Joe Flood – Throwin’ down roots
Joe Flood literally wears his influences on the sleeve of his Diesel Only debut, Cripplin’ Crutch. Strumming an acoustic guitar at an old upright piano, he’s framed by a trio of album covers. Lead Belly is flanked by Johnny Cash, as if to underscore a New York Times pronouncement that Flood’s musky baritone “perfectly straddles the fence between country and blues.” Less predictable is the man who tops the trinity: Hoagy Carmichael.

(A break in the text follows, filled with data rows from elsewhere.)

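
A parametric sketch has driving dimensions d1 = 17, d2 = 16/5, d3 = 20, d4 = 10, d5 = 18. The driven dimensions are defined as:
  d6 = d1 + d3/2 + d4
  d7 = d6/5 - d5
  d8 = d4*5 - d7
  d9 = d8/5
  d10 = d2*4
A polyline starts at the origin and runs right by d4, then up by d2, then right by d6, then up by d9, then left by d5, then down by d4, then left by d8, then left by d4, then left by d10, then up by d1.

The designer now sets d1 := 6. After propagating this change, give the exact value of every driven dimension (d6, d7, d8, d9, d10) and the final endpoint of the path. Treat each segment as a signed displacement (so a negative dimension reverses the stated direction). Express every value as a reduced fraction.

Apply edit: d1 := 6
  d6 = d1 + d3/2 + d4 = 26
  d7 = d6/5 - d5 = -64/5
  d8 = d4*5 - d7 = 314/5
  d9 = d8/5 = 314/25
  d10 = d2*4 = 64/5
Walk from origin (0, 0):
  seg 1: right by d4 = 10 → (10, 0)
  seg 2: up by d2 = 16/5 → (10, 16/5)
  seg 3: right by d6 = 26 → (36, 16/5)
  seg 4: up by d9 = 314/25 → (36, 394/25)
  seg 5: left by d5 = 18 → (18, 394/25)
  seg 6: down by d4 = 10 → (18, 144/25)
  seg 7: left by d8 = 314/5 → (-224/5, 144/25)
  seg 8: left by d4 = 10 → (-274/5, 144/25)
  seg 9: left by d10 = 64/5 → (-338/5, 144/25)
  seg 10: up by d1 = 6 → (-338/5, 294/25)

d6 = 26
d7 = -64/5
d8 = 314/5
d9 = 314/25
d10 = 64/5
endpoint = (-338/5, 294/25)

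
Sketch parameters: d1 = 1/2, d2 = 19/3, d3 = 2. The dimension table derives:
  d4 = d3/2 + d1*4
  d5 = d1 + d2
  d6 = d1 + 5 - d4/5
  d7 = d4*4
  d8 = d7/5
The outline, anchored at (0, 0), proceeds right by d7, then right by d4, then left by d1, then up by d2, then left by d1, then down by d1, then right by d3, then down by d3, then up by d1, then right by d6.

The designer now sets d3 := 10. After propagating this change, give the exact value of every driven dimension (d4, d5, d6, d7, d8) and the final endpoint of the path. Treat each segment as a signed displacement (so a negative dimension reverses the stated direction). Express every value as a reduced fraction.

d4 = 7
d5 = 41/6
d6 = 41/10
d7 = 28
d8 = 28/5
endpoint = (481/10, -11/3)

Apply edit: d3 := 10
  d4 = d3/2 + d1*4 = 7
  d5 = d1 + d2 = 41/6
  d6 = d1 + 5 - d4/5 = 41/10
  d7 = d4*4 = 28
  d8 = d7/5 = 28/5
Walk from origin (0, 0):
  seg 1: right by d7 = 28 → (28, 0)
  seg 2: right by d4 = 7 → (35, 0)
  seg 3: left by d1 = 1/2 → (69/2, 0)
  seg 4: up by d2 = 19/3 → (69/2, 19/3)
  seg 5: left by d1 = 1/2 → (34, 19/3)
  seg 6: down by d1 = 1/2 → (34, 35/6)
  seg 7: right by d3 = 10 → (44, 35/6)
  seg 8: down by d3 = 10 → (44, -25/6)
  seg 9: up by d1 = 1/2 → (44, -11/3)
  seg 10: right by d6 = 41/10 → (481/10, -11/3)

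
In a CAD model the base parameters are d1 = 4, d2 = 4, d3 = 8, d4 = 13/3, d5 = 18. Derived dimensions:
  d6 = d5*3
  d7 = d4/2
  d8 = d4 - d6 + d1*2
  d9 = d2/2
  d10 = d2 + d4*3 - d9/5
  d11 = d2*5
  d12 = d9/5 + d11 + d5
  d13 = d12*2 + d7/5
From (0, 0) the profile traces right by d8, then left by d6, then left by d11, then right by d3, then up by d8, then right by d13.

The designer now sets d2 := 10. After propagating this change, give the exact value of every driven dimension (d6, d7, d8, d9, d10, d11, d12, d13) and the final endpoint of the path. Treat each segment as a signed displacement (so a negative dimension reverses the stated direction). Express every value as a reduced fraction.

d6 = 54
d7 = 13/6
d8 = -125/3
d9 = 5
d10 = 22
d11 = 50
d12 = 69
d13 = 4153/30
endpoint = (23/30, -125/3)

Apply edit: d2 := 10
  d6 = d5*3 = 54
  d7 = d4/2 = 13/6
  d8 = d4 - d6 + d1*2 = -125/3
  d9 = d2/2 = 5
  d10 = d2 + d4*3 - d9/5 = 22
  d11 = d2*5 = 50
  d12 = d9/5 + d11 + d5 = 69
  d13 = d12*2 + d7/5 = 4153/30
Walk from origin (0, 0):
  seg 1: right by d8 = -125/3 → (-125/3, 0)
  seg 2: left by d6 = 54 → (-287/3, 0)
  seg 3: left by d11 = 50 → (-437/3, 0)
  seg 4: right by d3 = 8 → (-413/3, 0)
  seg 5: up by d8 = -125/3 → (-413/3, -125/3)
  seg 6: right by d13 = 4153/30 → (23/30, -125/3)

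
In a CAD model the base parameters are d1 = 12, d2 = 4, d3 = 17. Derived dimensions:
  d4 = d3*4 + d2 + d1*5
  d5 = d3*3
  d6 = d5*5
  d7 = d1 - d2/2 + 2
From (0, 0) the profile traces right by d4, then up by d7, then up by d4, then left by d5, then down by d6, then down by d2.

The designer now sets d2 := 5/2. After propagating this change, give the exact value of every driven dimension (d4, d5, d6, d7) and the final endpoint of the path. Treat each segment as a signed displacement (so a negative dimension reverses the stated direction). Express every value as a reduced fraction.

d4 = 261/2
d5 = 51
d6 = 255
d7 = 51/4
endpoint = (159/2, -457/4)

Apply edit: d2 := 5/2
  d4 = d3*4 + d2 + d1*5 = 261/2
  d5 = d3*3 = 51
  d6 = d5*5 = 255
  d7 = d1 - d2/2 + 2 = 51/4
Walk from origin (0, 0):
  seg 1: right by d4 = 261/2 → (261/2, 0)
  seg 2: up by d7 = 51/4 → (261/2, 51/4)
  seg 3: up by d4 = 261/2 → (261/2, 573/4)
  seg 4: left by d5 = 51 → (159/2, 573/4)
  seg 5: down by d6 = 255 → (159/2, -447/4)
  seg 6: down by d2 = 5/2 → (159/2, -457/4)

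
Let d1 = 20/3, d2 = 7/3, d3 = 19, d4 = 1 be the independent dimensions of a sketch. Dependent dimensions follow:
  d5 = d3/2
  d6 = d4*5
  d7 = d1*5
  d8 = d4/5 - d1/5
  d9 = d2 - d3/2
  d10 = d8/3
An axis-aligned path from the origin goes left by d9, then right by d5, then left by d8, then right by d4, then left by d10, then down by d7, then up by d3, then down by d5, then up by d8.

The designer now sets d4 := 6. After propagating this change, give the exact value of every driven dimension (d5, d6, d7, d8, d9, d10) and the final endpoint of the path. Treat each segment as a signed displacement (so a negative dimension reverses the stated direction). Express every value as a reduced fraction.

Apply edit: d4 := 6
  d5 = d3/2 = 19/2
  d6 = d4*5 = 30
  d7 = d1*5 = 100/3
  d8 = d4/5 - d1/5 = -2/15
  d9 = d2 - d3/2 = -43/6
  d10 = d8/3 = -2/45
Walk from origin (0, 0):
  seg 1: left by d9 = -43/6 → (43/6, 0)
  seg 2: right by d5 = 19/2 → (50/3, 0)
  seg 3: left by d8 = -2/15 → (84/5, 0)
  seg 4: right by d4 = 6 → (114/5, 0)
  seg 5: left by d10 = -2/45 → (1028/45, 0)
  seg 6: down by d7 = 100/3 → (1028/45, -100/3)
  seg 7: up by d3 = 19 → (1028/45, -43/3)
  seg 8: down by d5 = 19/2 → (1028/45, -143/6)
  seg 9: up by d8 = -2/15 → (1028/45, -719/30)

d5 = 19/2
d6 = 30
d7 = 100/3
d8 = -2/15
d9 = -43/6
d10 = -2/45
endpoint = (1028/45, -719/30)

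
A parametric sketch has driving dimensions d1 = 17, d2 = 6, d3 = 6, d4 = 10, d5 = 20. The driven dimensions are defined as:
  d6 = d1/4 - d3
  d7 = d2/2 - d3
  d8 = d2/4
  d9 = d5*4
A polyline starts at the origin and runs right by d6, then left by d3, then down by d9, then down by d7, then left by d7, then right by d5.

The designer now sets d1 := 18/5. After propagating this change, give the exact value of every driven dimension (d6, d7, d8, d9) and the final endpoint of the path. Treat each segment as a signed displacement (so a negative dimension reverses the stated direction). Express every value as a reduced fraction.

d6 = -51/10
d7 = -3
d8 = 3/2
d9 = 80
endpoint = (119/10, -77)

Apply edit: d1 := 18/5
  d6 = d1/4 - d3 = -51/10
  d7 = d2/2 - d3 = -3
  d8 = d2/4 = 3/2
  d9 = d5*4 = 80
Walk from origin (0, 0):
  seg 1: right by d6 = -51/10 → (-51/10, 0)
  seg 2: left by d3 = 6 → (-111/10, 0)
  seg 3: down by d9 = 80 → (-111/10, -80)
  seg 4: down by d7 = -3 → (-111/10, -77)
  seg 5: left by d7 = -3 → (-81/10, -77)
  seg 6: right by d5 = 20 → (119/10, -77)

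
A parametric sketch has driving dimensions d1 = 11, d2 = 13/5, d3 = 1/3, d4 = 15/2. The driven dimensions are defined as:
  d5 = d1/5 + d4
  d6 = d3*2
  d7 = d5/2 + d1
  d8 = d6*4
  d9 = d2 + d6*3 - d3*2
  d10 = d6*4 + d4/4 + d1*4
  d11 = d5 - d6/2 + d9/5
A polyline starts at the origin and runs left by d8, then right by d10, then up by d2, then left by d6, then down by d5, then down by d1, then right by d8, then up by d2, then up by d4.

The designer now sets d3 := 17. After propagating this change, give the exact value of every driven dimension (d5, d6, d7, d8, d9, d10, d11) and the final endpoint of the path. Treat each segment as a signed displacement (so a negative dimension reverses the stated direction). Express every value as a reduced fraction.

Apply edit: d3 := 17
  d5 = d1/5 + d4 = 97/10
  d6 = d3*2 = 34
  d7 = d5/2 + d1 = 317/20
  d8 = d6*4 = 136
  d9 = d2 + d6*3 - d3*2 = 353/5
  d10 = d6*4 + d4/4 + d1*4 = 1455/8
  d11 = d5 - d6/2 + d9/5 = 341/50
Walk from origin (0, 0):
  seg 1: left by d8 = 136 → (-136, 0)
  seg 2: right by d10 = 1455/8 → (367/8, 0)
  seg 3: up by d2 = 13/5 → (367/8, 13/5)
  seg 4: left by d6 = 34 → (95/8, 13/5)
  seg 5: down by d5 = 97/10 → (95/8, -71/10)
  seg 6: down by d1 = 11 → (95/8, -181/10)
  seg 7: right by d8 = 136 → (1183/8, -181/10)
  seg 8: up by d2 = 13/5 → (1183/8, -31/2)
  seg 9: up by d4 = 15/2 → (1183/8, -8)

d5 = 97/10
d6 = 34
d7 = 317/20
d8 = 136
d9 = 353/5
d10 = 1455/8
d11 = 341/50
endpoint = (1183/8, -8)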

“When I was playing a lot of swing jazz, I really got into the whole Tin Pan Alley songwriter thing,” Flood explains. “And Hoagy Carmichael is unique. So many of his songs were nostalgic about a rural America that was already gone when he was writing about it — ‘Georgia On My Mind’, ‘Up The Lazy River’. At the same time, he was one of the only major American pop songwriters who maintained a connection with the early jazz, which was urban and uptown.”
Flood himself is a countrypolitan whose songs have been covered by everyone from The Band and the Bottle Rockets to retro-swingers the Flying Neutrinos. Laura Cantrell snapped up the new album’s “All The Same To Me”, with its typically witty wordplay: “I’d like to buy the world an aspirin/And slip it in their Coke.”
Produced by Eric “Roscoe” Ambel, Cripplin’ Crutch is Flood’s second full-length CD (Hotel Albert was self-released in 1997). But the 40-year-old troubadour makes up for lost time with a fistful of Flood classics, ranging from roadhouse rockers to the elegiac “Shades of Gray”.
“I had the benefit of growing up with my older brothers and sisters’ record collections,” says Flood, the youngest of 11 kids who all “liked to play music for fun.” While his ’70s peers in suburban Connecticut spun disco, Flood soaked up Sun singles and followed Woody Guthrie’s lead to the open road. After busking around the States with his guitar, mandolin and fiddle, he hit the streets of Paris, then looped back to Woodstock, New York, in the mid-1980s. There he crossed paths with Richard Manuel, who recruited Flood to co-write material for his first post-Band solo project.
“Then Richard killed himself, and that put an end to that,” says Flood, who fled back to Europe to recover from the shock. But his connection with The Band, who eventually recorded his song “Move To Japan”, continues to this day. “Niagara”, with its catchy “water town border town” chorus, was co-written with present-day Band guitarist Jimmy Wieder. And “Automatic Monkey”, his pitch-perfect portrait of a working-class stiff who’s “got a chain hooked to his wallet that rattles when he walks,” was inspired by Levon Helm.
On “Big Daddy Blues”, penned with longtime collaborator Jono Manson, Flood invokes his New York bar-band days. At the turn of the ’90s, upstarts such as Blues Traveler were following a trail blazed by the Worms, the Surreal McCoys, and Flood’s own Mumbo Gumbo, who ruled Sunday nights at the Rodeo Bar. On any given night, anyone from Pinetop Perkins to Joe Ely might sit in, and every chick on the scene was convinced she embodied Flood’s fabled “Miss Fabulous”. Miss Fab hit the big screen in the 1996 comedy Kingpin, and other Flood songs have since been tapped by Hollywood.
“If I could stay at home and write for other people, I’d be really happy,” says Flood, who retired from active performing when he resettled in Connecticut to raise a family. After two decades of hustling hand-to-mouth gigs, he now has his first-ever full-time position: he’s a job coach for people with disabilities.
As for his musical career, Flood follows his own advice: “If you want to get covers, you have to make a record. And if it’s a good record, people are going to listen to it, and they’ll find the song they like.”